Directed by Edward Dmytryk
Starring: Robert Ryan, Gloria Grahame, Tom Keene, George Cooper, Robert Mitchum, William Phipps
Grade: B -
The actual prejudice depicted in Edward Dmytryk's Crossfire is buried underneath production code pandering and post-war guilt, the homophobic motivation of the killer in Richard Brooks' original novel consigned to the back-burner for a more contextually 'relevant' topic. As the aftermath of World War II highlighted the extent to which Jewish people had been persecuted by Hitler's Germany it comes as little surprise that RKO opted for a more socially-unifiable cause for Crossfire, and that the biggest film of 1947 was Elia Kazan's Gentleman's Agreement, an even more relentless study of anti-semitism in American society.
Crossfire's story of religious prejudice is situated within a similarly domestic arrangement, the murder of an American soldier sparking an investigation and the eventual discovery of bigotry and infidelity among the nation's supposed elite. It's interesting that both films target the upper hierarchy, and both feel completely "responsible" for helping its nation handle issues at the top, where it matters. Gentleman's Agreement in particular reveals its burdened sense of responsibility through stuffy, trepidated exchanges; Crossfire's problems arise from not having a complete handle on the subject, understandable given that the book was never about anti-semitism in the first place.

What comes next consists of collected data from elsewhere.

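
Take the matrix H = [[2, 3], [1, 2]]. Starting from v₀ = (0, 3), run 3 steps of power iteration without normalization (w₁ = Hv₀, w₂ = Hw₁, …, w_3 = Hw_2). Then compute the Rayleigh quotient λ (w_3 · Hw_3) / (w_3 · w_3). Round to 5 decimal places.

w1 = Hv₀ = (9, 6)
w2 = Hw1 = (36, 21)
w3 = Hw2 = (135, 78)
Hw3 = (504, 291)
w3·Hw3 = 135·504 + 78·291 = 90738; w3·w3 = 135·135 + 78·78 = 24309
λ ≈ 90738/24309 = 3.73269

λ ≈ 3.73269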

As Gaspar Noe circled around the events of Irreversible with the swooping intent of a hungry vulture, Dmytryk navigates the darkness in his suspect set of characters with a less dizzying but damningly effective fervour, the opening shot of the film a haunting silhouette of a clunking, clumsy murder, succeeded by vignettes of interviews and flashbacks of the kind where you're expecting a wavy transition. Dmytryk doesn't beat around the bush, delivering the noir setup and raising questions, and for the first half it works well. Gloria Grahame in particular delivers a delicious performance as a 'woman of the night'.
At times it feels like a lesser prologue to Welles' Touch of Evil, with its wannabe denseness and evening chaos, but as a mystery/thriller Crossfire has an engaging but hardly rousing plot, and so when it comes to introducing the anti-semitism we're into a distinct anti-climax. The promise of earlier dissipates into a "How will we hoodwink the killer into revealing himself?", (aided considerably by a brilliant turn from Tom Keene as the adamant detective) but the final act flounders with the absence of violence, mystery, and the captivating Grahame. Howard Hawks' Scarface had similar stumbling blocks; Crossfire becomes less impacting and more matter-of-fact when too conscious of delivering its issue, and sadly that plagues the latter half of this otherwise intriguing venture.